From the Guidelines
Management of a bleeding gastric polyp requires prompt endoscopic intervention as the first-line treatment. The initial approach should focus on hemodynamic stabilization with intravenous fluids and blood transfusions if necessary, followed by urgent upper endoscopy to identify and treat the bleeding polyp 1. Endoscopic techniques such as epinephrine injection, thermal coagulation, or mechanical methods like hemoclips or endoloops can be employed to achieve hemostasis.
Key Considerations
- For larger polyps, endoscopic mucosal resection (EMR) or endoscopic submucosal dissection (ESD) may be necessary.
- Following successful hemostasis, patients should receive proton pump inhibitor therapy.
- Histological examination of the removed polyp is crucial to rule out malignancy.
- If endoscopic management fails, interventional radiology for embolization or surgical intervention, as outlined in guidelines for non-variceal upper gastrointestinal haemorrhage 1, may be necessary.
Additional Measures
- The underlying cause of the polyp, such as H. pylori infection, should be addressed to prevent recurrence.
- Follow-up endoscopy is recommended to ensure complete healing and to monitor for new polyp formation, typically within 3-6 months depending on the initial findings.
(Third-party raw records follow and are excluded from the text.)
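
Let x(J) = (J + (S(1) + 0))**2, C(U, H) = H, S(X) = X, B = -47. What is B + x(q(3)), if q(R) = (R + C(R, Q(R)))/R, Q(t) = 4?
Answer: -323/9 ≈ -35.889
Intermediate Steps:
q(R) = (4 + R)/R (q(R) = (R + 4)/R = (4 + R)/R)
x(J) = (1 + J)**2 (x(J) = (J + (1 + 0))**2 = (J + 1)**2 = (1 + J)**2)
B + x(q(3)) = -47 + (1 + (4 + 3)/3)**2 = -47 + (1 + (1/3)*7)**2 = -47 + (1 + 7/3)**2 = -47 + (10/3)**2 = -47 + 100/9 = -323/9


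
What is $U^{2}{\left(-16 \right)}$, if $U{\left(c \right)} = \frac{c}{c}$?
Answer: $1$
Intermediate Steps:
$U{\left(c \right)} = 1$
$U^{2}{\left(-16 \right)} = 1^{2} = 1$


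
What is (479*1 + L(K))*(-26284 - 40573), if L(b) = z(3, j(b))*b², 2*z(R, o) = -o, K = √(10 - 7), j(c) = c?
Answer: -32024503 + 200571*√3/2 ≈ -3.1851e+7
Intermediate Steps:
K = √3 ≈ 1.7320
z(R, o) = -o/2 (z(R, o) = (-o)/2 = -o/2)
L(b) = -b³/2 (L(b) = (-b/2)*b² = -b³/2)
(479*1 + L(K))*(-26284 - 40573) = (479*1 - 3*√3/2)*(-26284 - 40573) = (479 - 3*√3/2)*(-66857) = -32024503 + 200571*√3/2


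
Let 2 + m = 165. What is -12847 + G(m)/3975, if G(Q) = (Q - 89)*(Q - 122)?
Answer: -51063791/3975 ≈ -12846.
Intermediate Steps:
m = 163 (m = -2 + 165 = 163)
G(Q) = (-122 + Q)*(-89 + Q) (G(Q) = (-89 + Q)*(-122 + Q) = (-122 + Q)*(-89 + Q))
-12847 + G(m)/3975 = -12847 + (10858 + 163² - 211*163)/3975 = -12847 + (10858 + 26569 - 34393)*(1/3975) = -12847 + 3034*(1/3975) = -12847 + 3034/3975 = -51063791/3975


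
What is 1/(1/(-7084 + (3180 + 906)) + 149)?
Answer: 2998/446701 ≈ 0.0067114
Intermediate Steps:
1/(1/(-7084 + (3180 + 906)) + 149) = 1/(1/(-7084 + 4086) + 149) = 1/(1/(-2998) + 149) = 1/(-1/2998 + 149) = 1/(446701/2998) = 2998/446701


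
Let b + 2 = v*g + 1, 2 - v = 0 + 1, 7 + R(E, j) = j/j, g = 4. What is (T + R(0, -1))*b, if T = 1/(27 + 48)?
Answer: -449/25 ≈ -17.960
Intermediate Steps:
R(E, j) = -6 (R(E, j) = -7 + j/j = -7 + 1 = -6)
v = 1 (v = 2 - (0 + 1) = 2 - 1*1 = 2 - 1 = 1)
T = 1/75 ≈ 0.013333
b = 3 (b = -2 + (1*4 + 1) = -2 + (4 + 1) = -2 + 5 = 3)
(T + R(0, -1))*b = (1/75 - 6)*3 = -449/75*3 = -449/25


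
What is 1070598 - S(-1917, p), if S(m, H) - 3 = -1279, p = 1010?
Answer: 1071874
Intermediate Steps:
S(m, H) = -1276 (S(m, H) = 3 - 1279 = -1276)
1070598 - S(-1917, p) = 1070598 - 1*(-1276) = 1070598 + 1276 = 1071874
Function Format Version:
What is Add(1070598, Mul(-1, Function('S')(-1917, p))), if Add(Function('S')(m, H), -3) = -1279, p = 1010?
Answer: 1071874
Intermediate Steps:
Function('S')(m, H) = -1276 (Function('S')(m, H) = Add(3, -1279) = -1276)
Add(1070598, Mul(-1, Function('S')(-1917, p))) = Add(1070598, Mul(-1, -1276)) = Add(1070598, 1276) = 1071874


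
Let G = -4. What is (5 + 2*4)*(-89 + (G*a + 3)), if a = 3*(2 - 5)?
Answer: -650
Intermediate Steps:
a = -9 (a = 3*(-3) = -9)
(5 + 2*4)*(-89 + (G*a + 3)) = (5 + 2*4)*(-89 + (-4*(-9) + 3)) = (5 + 8)*(-89 + (36 + 3)) = 13*(-89 + 39) = 13*(-50) = -650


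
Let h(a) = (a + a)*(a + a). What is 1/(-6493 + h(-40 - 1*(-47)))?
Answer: -1/6297 ≈ -0.00015881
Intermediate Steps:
h(a) = 4*a² (h(a) = (2*a)*(2*a) = 4*a²)
1/(-6493 + h(-40 - 1*(-47))) = 1/(-6493 + 4*(-40 - 1*(-47))²) = 1/(-6493 + 4*(-40 + 47)²) = 1/(-6493 + 4*7²) = 1/(-6493 + 4*49) = 1/(-6493 + 196) = 1/(-6297) = -1/6297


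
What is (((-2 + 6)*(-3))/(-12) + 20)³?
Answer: 9261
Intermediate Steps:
(((-2 + 6)*(-3))/(-12) + 20)³ = ((4*(-3))*(-1/12) + 20)³ = (-12*(-1/12) + 20)³ = (1 + 20)³ = 21³ = 9261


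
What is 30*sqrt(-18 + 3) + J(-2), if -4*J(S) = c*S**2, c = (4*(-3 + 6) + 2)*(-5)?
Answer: 70 + 30*I*sqrt(15) ≈ 70.0 + 116.19*I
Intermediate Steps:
c = -70 (c = (4*3 + 2)*(-5) = (12 + 2)*(-5) = 14*(-5) = -70)
J(S) = 35*S**2/2 (J(S) = -(-35)*S**2/2 = 35*S**2/2)
30*sqrt(-18 + 3) + J(-2) = 30*sqrt(-18 + 3) + (35/2)*(-2)**2 = 30*sqrt(-15) + (35/2)*4 = 30*(I*sqrt(15)) + 70 = 30*I*sqrt(15) + 70 = 70 + 30*I*sqrt(15)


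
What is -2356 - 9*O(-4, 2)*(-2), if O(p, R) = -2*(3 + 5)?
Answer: -2644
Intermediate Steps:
O(p, R) = -16 (O(p, R) = -2*8 = -16)
-2356 - 9*O(-4, 2)*(-2) = -2356 - 9*(-16)*(-2) = -2356 + 144*(-2) = -2356 - 288 = -2644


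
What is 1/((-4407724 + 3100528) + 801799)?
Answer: -1/505397 ≈ -1.9786e-6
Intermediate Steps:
1/((-4407724 + 3100528) + 801799) = 1/(-1307196 + 801799) = 1/(-505397) = -1/505397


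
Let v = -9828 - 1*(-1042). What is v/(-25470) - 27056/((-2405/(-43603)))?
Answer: -3004751777063/6125535 ≈ -4.9053e+5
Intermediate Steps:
v = -8786 (v = -9828 + 1042 = -8786)
v/(-25470) - 27056/((-2405/(-43603))) = -8786/(-25470) - 27056/((-2405/(-43603))) = -8786*(-1/25470) - 27056/((-2405*(-1/43603))) = 4393/12735 - 27056/2405/43603 = 4393/12735 - 27056*43603/2405 = 4393/12735 - 1179722768/2405 = -3004751777063/6125535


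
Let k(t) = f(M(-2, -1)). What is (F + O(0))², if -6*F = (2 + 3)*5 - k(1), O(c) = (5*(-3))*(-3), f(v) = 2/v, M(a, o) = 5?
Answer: 167281/100 ≈ 1672.8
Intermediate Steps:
O(c) = 45 (O(c) = -15*(-3) = 45)
k(t) = ⅖ (k(t) = 2/5 = 2*(⅕) = ⅖)
F = -41/10 (F = -((2 + 3)*5 - 1*⅖)/6 = -(5*5 - ⅖)/6 = -(25 - ⅖)/6 = -⅙*123/5 = -41/10 ≈ -4.1000)
(F + O(0))² = (-41/10 + 45)² = (409/10)² = 167281/100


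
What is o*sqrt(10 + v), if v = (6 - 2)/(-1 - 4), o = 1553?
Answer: 1553*sqrt(230)/5 ≈ 4710.5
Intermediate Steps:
v = -4/5 (v = 4/(-5) = 4*(-1/5) = -4/5 ≈ -0.80000)
o*sqrt(10 + v) = 1553*sqrt(10 - 4/5) = 1553*sqrt(46/5) = 1553*(sqrt(230)/5) = 1553*sqrt(230)/5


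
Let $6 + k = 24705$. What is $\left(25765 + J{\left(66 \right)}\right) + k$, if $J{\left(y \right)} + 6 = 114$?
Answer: $50572$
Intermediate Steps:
$k = 24699$ ($k = -6 + 24705 = 24699$)
$J{\left(y \right)} = 108$ ($J{\left(y \right)} = -6 + 114 = 108$)
$\left(25765 + J{\left(66 \right)}\right) + k = \left(25765 + 108\right) + 24699 = 25873 + 24699 = 50572$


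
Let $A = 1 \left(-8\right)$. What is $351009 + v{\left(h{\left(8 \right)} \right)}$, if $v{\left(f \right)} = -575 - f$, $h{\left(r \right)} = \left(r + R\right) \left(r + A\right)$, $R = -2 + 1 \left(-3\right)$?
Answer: $350434$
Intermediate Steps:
$A = -8$
$R = -5$ ($R = -2 - 3 = -5$)
$h{\left(r \right)} = \left(-8 + r\right) \left(-5 + r\right)$ ($h{\left(r \right)} = \left(r - 5\right) \left(r - 8\right) = \left(-5 + r\right) \left(-8 + r\right) = \left(-8 + r\right) \left(-5 + r\right)$)
$351009 + v{\left(h{\left(8 \right)} \right)} = 351009 - \left(679 - 104\right) = 351009 - 575 = 350434$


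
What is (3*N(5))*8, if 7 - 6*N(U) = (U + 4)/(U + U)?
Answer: 122/5 ≈ 24.400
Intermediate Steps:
N(U) = 7/6 - (4 + U)/(12*U) (N(U) = 7/6 - (U + 4)/(6*(U + U)) = 7/6 - (4 + U)/(6*(2*U)) = 7/6 - (4 + U)*1/(2*U)/6 = 7/6 - (4 + U)/(12*U))
(3*N(5))*8 = (3*((1/12)*(-4 + 13*5)/5))*8 = (3*((1/12)*(⅕)*(-4 + 65)))*8 = (3*((1/12)*(⅕)*61))*8 = (3*(61/60))*8 = (61/20)*8 = 122/5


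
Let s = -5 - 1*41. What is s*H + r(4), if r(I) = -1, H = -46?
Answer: 2115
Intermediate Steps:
s = -46 (s = -5 - 41 = -46)
s*H + r(4) = -46*(-46) - 1 = 2116 - 1 = 2115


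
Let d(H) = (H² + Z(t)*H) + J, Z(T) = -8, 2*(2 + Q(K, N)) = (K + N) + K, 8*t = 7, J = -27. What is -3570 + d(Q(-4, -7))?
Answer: -13723/4 ≈ -3430.8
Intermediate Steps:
t = 7/8 (t = (⅛)*7 = 7/8 ≈ 0.87500)
Q(K, N) = -2 + K + N/2 (Q(K, N) = -2 + ((K + N) + K)/2 = -2 + (N + 2*K)/2 = -2 + (K + N/2) = -2 + K + N/2)
d(H) = -27 + H² - 8*H (d(H) = (H² - 8*H) - 27 = -27 + H² - 8*H)
-3570 + d(Q(-4, -7)) = -3570 + (-27 + (-2 - 4 + (½)*(-7))² - 8*(-2 - 4 + (½)*(-7))) = -3570 + (-27 + (-2 - 4 - 7/2)² - 8*(-2 - 4 - 7/2)) = -3570 + (-27 + (-19/2)² - 8*(-19/2)) = -3570 + (-27 + 361/4 + 76) = -3570 + 557/4 = -13723/4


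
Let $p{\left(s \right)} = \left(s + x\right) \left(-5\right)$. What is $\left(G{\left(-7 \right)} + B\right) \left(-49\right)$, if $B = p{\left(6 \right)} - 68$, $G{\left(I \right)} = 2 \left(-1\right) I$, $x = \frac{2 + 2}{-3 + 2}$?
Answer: $3136$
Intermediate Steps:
$x = -4$ ($x = \frac{4}{-1} = 4 \left(-1\right) = -4$)
$G{\left(I \right)} = - 2 I$
$p{\left(s \right)} = 20 - 5 s$ ($p{\left(s \right)} = \left(s - 4\right) \left(-5\right) = \left(-4 + s\right) \left(-5\right) = 20 - 5 s$)
$B = -78$ ($B = \left(20 - 30\right) - 68 = -10 - 68 = -78$)
$\left(G{\left(-7 \right)} + B\right) \left(-49\right) = \left(\left(-2\right) \left(-7\right) - 78\right) \left(-49\right) = \left(14 - 78\right) \left(-49\right) = \left(-64\right) \left(-49\right) = 3136$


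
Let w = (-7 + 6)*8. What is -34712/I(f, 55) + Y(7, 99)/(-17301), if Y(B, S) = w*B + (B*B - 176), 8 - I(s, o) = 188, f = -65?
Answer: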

Given the potential for rebleeding and the importance of individualized management based on patient factors and endoscopic findings, as suggested by guidelines 1, a tailored approach considering the patient's age, comorbidity, and specific endoscopic findings is essential for optimal outcomes.
From the Research
Management of Bleeding Gastric Polyp
The management of a bleeding gastric polyp involves several steps, including:
- Endoscopic evaluation to identify the source of bleeding and the type of polyp
- Endoscopic removal of the polyp, which can be diagnostic and therapeutic 2, 3
- Histopathologic examination of the removed polyp to rule out malignancy 2, 4
- Consideration of the possibility of malignancy, especially in cases of hyperplastic polyps with ulceration or bleeding 2, 3
Endoscopic Approaches
Endoscopic approaches for managing bleeding gastric polyps include:
- Snare polypectomy, which can be used to remove pedunculated polyps 2
- Endoscopic submucosal dissection, which can be used to remove larger polyps or those with a higher risk of malignancy 2
- Endoscopic mucosal resection, which can be used to remove smaller polyps or those with low-grade dysplasia 4
Surgical Intervention
Surgical intervention may be necessary in cases where:
- Endoscopic removal is not possible or has failed 3
- The polyp is large or has a high risk of malignancy 5
- There is evidence of gastric cancer or other complications 5
Follow-up Evaluation
Follow-up evaluation is necessary to monitor for recurrence of bleeding or development of gastric cancer, especially in cases where the polyp has been removed endoscopically 5. Annual endoscopic control may be necessary for patients with a history of gastric polyps, especially those with hyperplastic or adenomatous polyps 5.